At the beginning of the pandemic, I felt like some kind of superhero. All my coworkers and friends were freaking out and full of anxiety. Having managed the moderate to severe symptoms of a diagnosed anxiety disorder for almost a decade, I felt uniquely prepared for this situation. I had a bevy of coping skills, self-care routines, and self-soothing techniques that I believed made me an expert. I had practically been training for this moment my whole life! I figured that I would ride everything out and it would be over in a few months, and I will have gotten to spend extra time in the studio.
Of course, this is not what happened. It is over a year later, and life looks much different than what we thought of as normal. And the pandemic did catch up with me after all. In February of 2021, I had a slow nervous breakdown from COVID exhaustion and had to take a week off work. So, what exactly does all of this have to do with this exhibition? Somehow, against all odds, I managed to make art during this time. There were definitely fits and starts and weeks at a time that I did not set foot in the studio, but I somehow kept creating, no matter what. Normally, my practice is very performative and outward-facing. I create in-person interactions in public spaces as part of my practice.

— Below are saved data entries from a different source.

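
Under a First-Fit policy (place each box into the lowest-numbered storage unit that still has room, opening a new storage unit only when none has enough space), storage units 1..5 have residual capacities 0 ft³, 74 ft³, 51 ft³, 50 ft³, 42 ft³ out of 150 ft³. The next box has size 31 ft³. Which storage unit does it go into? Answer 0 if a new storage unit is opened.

2

Storage units with room: storage unit 2 (74 ft³), storage unit 3 (51 ft³), storage unit 4 (50 ft³), storage unit 5 (42 ft³).
The first with room is storage unit 2.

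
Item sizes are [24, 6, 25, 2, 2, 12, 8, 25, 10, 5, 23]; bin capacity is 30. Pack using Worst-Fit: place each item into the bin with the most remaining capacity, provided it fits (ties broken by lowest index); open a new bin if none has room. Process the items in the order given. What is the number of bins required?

5 bins

Put 24 in bin 1; 6 remain.
Put 6 in bin 1; 0 remain.
Put 25 in bin 2; 5 remain.
Put 2 in bin 2; 3 remain.
Put 2 in bin 2; 1 remain.
Put 12 in bin 3; 18 remain.
Put 8 in bin 3; 10 remain.
Put 25 in bin 4; 5 remain.
Put 10 in bin 3; 0 remain.
Put 5 in bin 4; 0 remain.
Put 23 in bin 5; 7 remain.
Final bins: [24,6] [25,2,2] [12,8,10] [25,5] [23].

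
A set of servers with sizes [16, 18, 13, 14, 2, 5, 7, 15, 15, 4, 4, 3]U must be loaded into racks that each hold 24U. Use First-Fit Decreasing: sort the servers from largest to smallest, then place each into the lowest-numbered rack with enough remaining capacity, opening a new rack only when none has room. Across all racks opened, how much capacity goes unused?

28

Sorted descending: 18, 16, 15, 15, 14, 13, 7, 5, 4, 4, 3, 2.
rack 1: place 18U, 6U left
rack 2: place 16U, 8U left
rack 3: place 15U, 9U left
rack 4: place 15U, 9U left
rack 5: place 14U, 10U left
rack 6: place 13U, 11U left
rack 2: place 7U, 1U left
rack 1: place 5U, 1U left
rack 3: place 4U, 5U left
rack 3: place 4U, 1U left
rack 4: place 3U, 6U left
rack 4: place 2U, 4U left
6 racks × 24U = 144U; used 116U; unused 28U.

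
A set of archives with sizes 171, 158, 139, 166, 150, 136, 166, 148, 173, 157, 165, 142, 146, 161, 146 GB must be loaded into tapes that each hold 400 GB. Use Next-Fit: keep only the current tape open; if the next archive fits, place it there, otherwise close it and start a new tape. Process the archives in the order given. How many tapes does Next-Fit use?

tape 1: place 171 GB, 229 GB left
tape 1: place 158 GB, 71 GB left
tape 2: place 139 GB, 261 GB left
tape 2: place 166 GB, 95 GB left
tape 3: place 150 GB, 250 GB left
tape 3: place 136 GB, 114 GB left
tape 4: place 166 GB, 234 GB left
tape 4: place 148 GB, 86 GB left
tape 5: place 173 GB, 227 GB left
tape 5: place 157 GB, 70 GB left
tape 6: place 165 GB, 235 GB left
tape 6: place 142 GB, 93 GB left
tape 7: place 146 GB, 254 GB left
tape 7: place 161 GB, 93 GB left
tape 8: place 146 GB, 254 GB left

8 tapes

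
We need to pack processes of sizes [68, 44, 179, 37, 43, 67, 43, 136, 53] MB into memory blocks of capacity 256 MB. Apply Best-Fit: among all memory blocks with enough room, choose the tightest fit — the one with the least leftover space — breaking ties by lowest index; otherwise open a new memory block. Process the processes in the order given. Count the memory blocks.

3 memory blocks

memory block 1: place 68 MB, 188 MB left
memory block 1: place 44 MB, 144 MB left
memory block 2: place 179 MB, 77 MB left
memory block 2: place 37 MB, 40 MB left
memory block 1: place 43 MB, 101 MB left
memory block 1: place 67 MB, 34 MB left
memory block 3: place 43 MB, 213 MB left
memory block 3: place 136 MB, 77 MB left
memory block 3: place 53 MB, 24 MB left
Final memory blocks: [68,44,43,67] [179,37] [43,136,53].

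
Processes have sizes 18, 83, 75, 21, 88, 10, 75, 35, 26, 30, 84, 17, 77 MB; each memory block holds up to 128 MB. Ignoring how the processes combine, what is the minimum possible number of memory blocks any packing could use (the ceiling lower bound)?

Total size = 18 + 83 + 75 + 21 + 88 + 10 + 75 + 35 + 26 + 30 + 84 + 17 + 77 = 639 MB.
⌈639 / 128⌉ = 5.

5 memory blocks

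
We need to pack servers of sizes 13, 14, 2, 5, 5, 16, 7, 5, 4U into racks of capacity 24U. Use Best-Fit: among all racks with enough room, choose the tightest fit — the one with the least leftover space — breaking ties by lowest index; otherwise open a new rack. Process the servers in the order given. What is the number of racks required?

4

Put 13U in rack 1; 11U remain.
Put 14U in rack 2; 10U remain.
Put 2U in rack 2; 8U remain.
Put 5U in rack 2; 3U remain.
Put 5U in rack 1; 6U remain.
Put 16U in rack 3; 8U remain.
Put 7U in rack 3; 1U remain.
Put 5U in rack 1; 1U remain.
Put 4U in rack 4; 20U remain.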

Much of this work had to shift online and adapt itself to Zoom. I also dove deeper into my drawing practice. In this exhibition, you will see two 30-foot scrolls of drawings I created, which is my most ambitious and largest drawing project to date.
I found ways to keep collaborating with fellow artists over distance via mail. Featured in this exhibition are 11 collaborative coloring pages that I made with students from the University of North Carolina Greensboro. To make these drawings, I had the students send me words and images for inspiration, after which I created coloring pages that I mailed to them. The students completed the pages in a variety of ways. I also created a trans-Atlantic sculpture collaboration about the joy of food with artist Caroline Bugby, who mailed me her soft sculpture components from England. However, despite all of these logistics over the past year, the biggest challenge was allowing myself to feel joy - specifically, the joy of making. The murders and protests over the summer of 2020 affected me deeply, and I launched a project that had been on the backburner for a long time up to that point. I partnered with artist and art therapist Alby Gyimah-Boadi, and we offered a pilot session of Art Therapy for Activists, an initiative that provided free Zoom art therapy workshops to BIPOC activists and change-makers. There are plans in the works to continue this project this coming autumn.
I hope that you enjoy this exhibition, and, more than anything else, that it can add a glimmer of joy to your day, no matter your circumstance.
About the Artist
Julia Caston is an artist who creates empathetic experiences, events, and objects. Her art practice focuses on creating deep connections between participants and collaborators, with a focus on social justice and antiracism. She received her BA from Columbia University, NY, and her MFA from The University of North Carolina at Greensboro. Caston has completed several artist residencies including the Kimmel Harding Nelson Center for the Arts Residency, Nebraska City, NE, and the Brightwork Fellowship at Anchorlight, Raleigh, NC. She has been the recipient of multiple commissions from the City of Raleigh and has exhibited her work throughout North America. Julia is from Minneapolis and lives and works in Raleigh, North Carolina. She is currently the Intern Coordinator and Outreach Assistant at the North Carolina Museum of Art.